Sanierungsgebiet Ortsmitte Friedlingen: Info-Veranstaltung für Immobilienbesitzer am Montag, 11. Februar, im Kesselhaus / Förderung privater Sanierungsmaßnahmen, Nahwärme- und Breitbandversorgung sind Thema

Das Luftbild mit dem Perimeter zeigt genau, was zu dem Projekt "Sanierungsgebiet Ortsmitte Friedlingen" gehört und welche Gebäude von dem Förderkonzept profitieren können.

Das Programm "Sanierungsgebiet Ortsmitte Friedlingen" geht in die nächste Runde. Mit einem Informationsabend am Montag, 11. Februar, um 18 Uhr im Kesselhaus will die Stadt speziell Eigentümer von Gebäuden über die verschiedenen Möglichkeiten der Entwicklung ihrer Immobilien ansprechen. Die Verwaltung informiert über finanzielle Bezuschussung bei privaten Umbaumaßnahmen, die eine energetische Sanierung zum Ziel haben. Des Weiteren stehen Berichte über die geplante Nahwärmeversorgung durch die Stadtwerke und über den Breitbandausbau auf der Agenda. Erster Bürgermeister Christoph Huber wird zusammen mit Bürgermeister Rudolf Koger, Vertretern des Sanierungsberaters der Stadt, des Energieberatungsunternehmens Endura Kommunal und des Zweckverbands Breitbandversorgung die Themen erläutern.
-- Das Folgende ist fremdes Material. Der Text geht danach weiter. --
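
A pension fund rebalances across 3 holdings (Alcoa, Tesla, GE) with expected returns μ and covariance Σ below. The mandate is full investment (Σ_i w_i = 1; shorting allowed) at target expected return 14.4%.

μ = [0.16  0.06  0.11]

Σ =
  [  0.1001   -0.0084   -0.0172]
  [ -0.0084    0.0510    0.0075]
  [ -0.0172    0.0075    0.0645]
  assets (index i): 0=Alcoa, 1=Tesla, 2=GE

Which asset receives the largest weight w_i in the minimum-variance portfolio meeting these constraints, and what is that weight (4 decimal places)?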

Nach den Fachvorträgen besteht die Gelegenheit, mit den Referenten ins persönliche Gespräch zu kommen. Neben den Eigentümern sind auch alle anderen Interessierten am Sanierungsgebiet zu der Veranstaltung eingeladen. Anmeldungen sind nicht erforderlich. Die Veranstaltung beginnt um 18 Uhr.  

Mit dem Projekt "Sanierungsgebiet Ortsmitte Friedlingen" will die Stadt das Quartier bis 2025 vom Hafen- und Gewerbestandort zum attraktiven Stadtteil für Wohnen, Arbeiten und Leben am Rhein weiterentwickeln. Neben zahlreichen Maßnahmen gehören zum Beispiel die umfassende Erneuerung des Rheinparks, die bereits gestartet ist, und das geplante Jugendzentrum "Juno II" dazu. In einem Beteiligungsworkshop im April sollen gemeinsam mit den Bürgerinnen und Bürgern die Nutzungsmöglichkeiten der verschiedenen Bereiche des neuen Rheinparks erarbeitet werden. Der Gemeinderat hat das Konzept für das Stadtentwicklungsprojekt im Juli 2015 beschlossen. Rund 3 Millionen Euro an Fördergeldern von Land und Bund im Rahmen des Soziale-Stadt-Programms stehen dafür bereit.